The fundamental issue here is that you try to overload Rx filtering with
filtering towards the CPU port. These are two different things that are
only the same when the netdev is in "standalone" mode. If every received
packet is flooded to the CPU, then yes, Rx filtering means CPU
filtering. However, if received packets are forwarded to other ports,
then Rx filtering is not equivalent to CPU filtering.

You can implement filtering towards the CPU via ndo_set_rx_mode() if you
expose netdevs for the CPU port:

+---------+                           +----------+
|         +------+ PCI / Eth   +------+          |
|   CPU   | cpu1 +-------------+ cpu0 |   ASIC   |
|         +------+             +------+          |
+---------+                           +----------+

And implement ndo_set_rx_mode() on 'cpu1'. Personally, I wouldn't go in
this direction.

> 
> > > Take the case of IEEE 1588 packets. They should be trapped to the CPU
> > > and not forwarded. But the destination address at which PTP packets are
> > > sent is not set in stone, it is something that the profile decides.
> > > 
> > > How to ensure these packets are trapped to the CPU?
> > > You're probably going to say "devlink trap", but:
> > 
> > I would say that it is up to the driver to configure this among all the
> > rest of the PTP configuration that it needs to do. mlxsw registers the
> > PTP trap during init because it is easy, but I assume we could also do
> > it when PTP is enabled.
> 
> So based on the 
> 
> > > - I don't want the PTP packets to be unconditionally trapped. I see it
> > >   as a perfectly valid use case for a switch to be PTP-unaware and just
> > >   let somebody else terminate those packets. But "devlink trap" only
> > >   gives you an option to see what the traps are, not to turn them off.
> > > - The hardware I'm working with doesn't even trap PTP to the CPU by
> > >   default.
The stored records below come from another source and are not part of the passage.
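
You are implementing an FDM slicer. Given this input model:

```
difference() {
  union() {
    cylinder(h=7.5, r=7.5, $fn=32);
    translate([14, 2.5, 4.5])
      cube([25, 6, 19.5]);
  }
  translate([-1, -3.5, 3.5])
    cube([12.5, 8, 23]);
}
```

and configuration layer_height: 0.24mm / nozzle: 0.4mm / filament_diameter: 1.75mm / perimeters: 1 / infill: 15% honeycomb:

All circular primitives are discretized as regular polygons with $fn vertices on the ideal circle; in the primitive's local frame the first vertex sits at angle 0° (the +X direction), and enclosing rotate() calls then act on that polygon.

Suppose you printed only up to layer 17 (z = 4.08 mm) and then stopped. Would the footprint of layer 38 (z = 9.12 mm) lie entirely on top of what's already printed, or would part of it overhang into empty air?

Compare the two slices. At z = 4.08: the cylinder: section is a regular 32-gon, circumradius r=7.5 (area = (32/2)·7.500²·sin(360°/32) = 175.58 mm²); the cube at (14, 2.5) is not intersected at this z (z outside [4.5, 24]); Combining (union): only the r=7.5 cylinder is present, so the union is just that shape — area = 175.58 mm²; the 12.5×8 cube at (-1, -3.5) contributes its full rectangle (area 100.00 mm²); Taking the first minus the rest: starting from that combined region (175.58 mm²), the 12.5×8 cube at (-1, -3.5) partially overlaps it — only the 64.66 mm² overlap (of its 100.00 mm²) is removed, clipping the outline — area = 110.92 mm². At z = 9.12: the cylinder is not intersected at this z (z outside [0, 7.5]); the 25×6 cube at (14, 2.5) contributes its full rectangle (area 150.00 mm²); Combining (union): only the 25×6 cube at (14, 2.5) is present, so the union is just that shape — area = 150.00 mm²; the 12.5×8 cube at (-1, -3.5) contributes its full rectangle (area 100.00 mm²); After the difference (first − rest): starting from the result so far (150.00 mm²), the 12.5×8 cube at (-1, -3.5) misses the remaining region (no effect) — area = 150.00 mm². Checking containment: at z = 9.12 the cross-section extends beyond the z = 4.08 cross-section by about 150.00 mm².

part overhangs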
I would need to hardcode trapping rules in the driver, to
> > >   some multicast addresses I can just guess, then I would report them as
> > >   non-disableable devlink traps.
> > > 
> > > Applications do call setsockopt with IP_ADD_MEMBERSHIP, IPV6_ADD_MEMBERSHIP
> > > or PACKET_ADD_MEMBERSHIP. However I don't see how that is turning into a
> > > notification that the driver can use, except through dev_mc_add.
> > > 
> > > Therefore, it simply looks easier to me to stub out the extraneous calls
> > > to dev_uc_add and dev_mc_add, rather than add parallel plumbing into
> > > net/ipv4/igmp.c, for ports that are "promiscuous by default".
> > > 
> > > What do you think about this example? Isn't it something that should be
> > > supported by design?
> > 
> > I believe it's already supported. Lets look at the "standalone" and
> > "non-standalone" cases:
> > 
> > 1. Standalone: Your ndo_set_rx_mode() will be called and if you support
> > Rx filtering, you can program your filters accordingly. If not, then you
> > need to send everything to the CPU
> 
> Right, this is kind of what the patch set that we're commenting on is
> doing.
> 
> > 2. Non-standalone and bridge is multicast aware: An IGMP membership
> > report is supposed to be sent via the bridge device (I assume you are
> > calling IP_ADD_MEMBERSHIP on the bridge device). This will cause the
> > bridge to create an MDB entry indicating that packets to this multicast
> > IP should be locally received. Drivers get it via the switchdev
> > operation Andrew added.
> 
> I am not calling *_ADD_MEMBERSHIP on the bridge device, but on the slave
> ports.
> 
> For PACKET_ADD_MEMBERSHIP, this should work as-is on swpN even if it's
> bridged.
> 
> For IP_ADD_MEMBERSHIP, you would need to add some ebtables rules in
> order for the bridge data path to not steal traffic on UDP ports 319 and
> 320 from the slave's data path.
> 
> But nonetheless, you get my point. Who will notify me of these multicast
> addresses if I'm bridged and I need to terminate L2 or L4 PTP through
> the data path of the slave interfaces and not of the bridge.

IIRC, getting PTP to work on bridged interfaces is tricky and this is
something that is not currently supported by mlxsw or Cumulus:
https://github.com/Mellanox/mlxsw/wiki/Precision-Time-Protocol#configuring-ptp
https://docs.cumulusnetworks.com/cumulus-linux-42/System-Configuration/Setting-Date-and-Time/#configure-the-ptp-boundary-clock

If the purpose of this discussion is to get PTP working in this
scenario, then lets have a separate discussion about that. This is
something we looked at in the past, but didn't make any progress (mainly
because we only got requirements for PTP over routed ports).

Anyway, opening packet sockets on interfaces (bridged or not) that pass
offloaded traffic will not get you this traffic to the packet sockets.
There was already a discussion about this last year (I think Microchip
guys started it) in the context of tcpdump.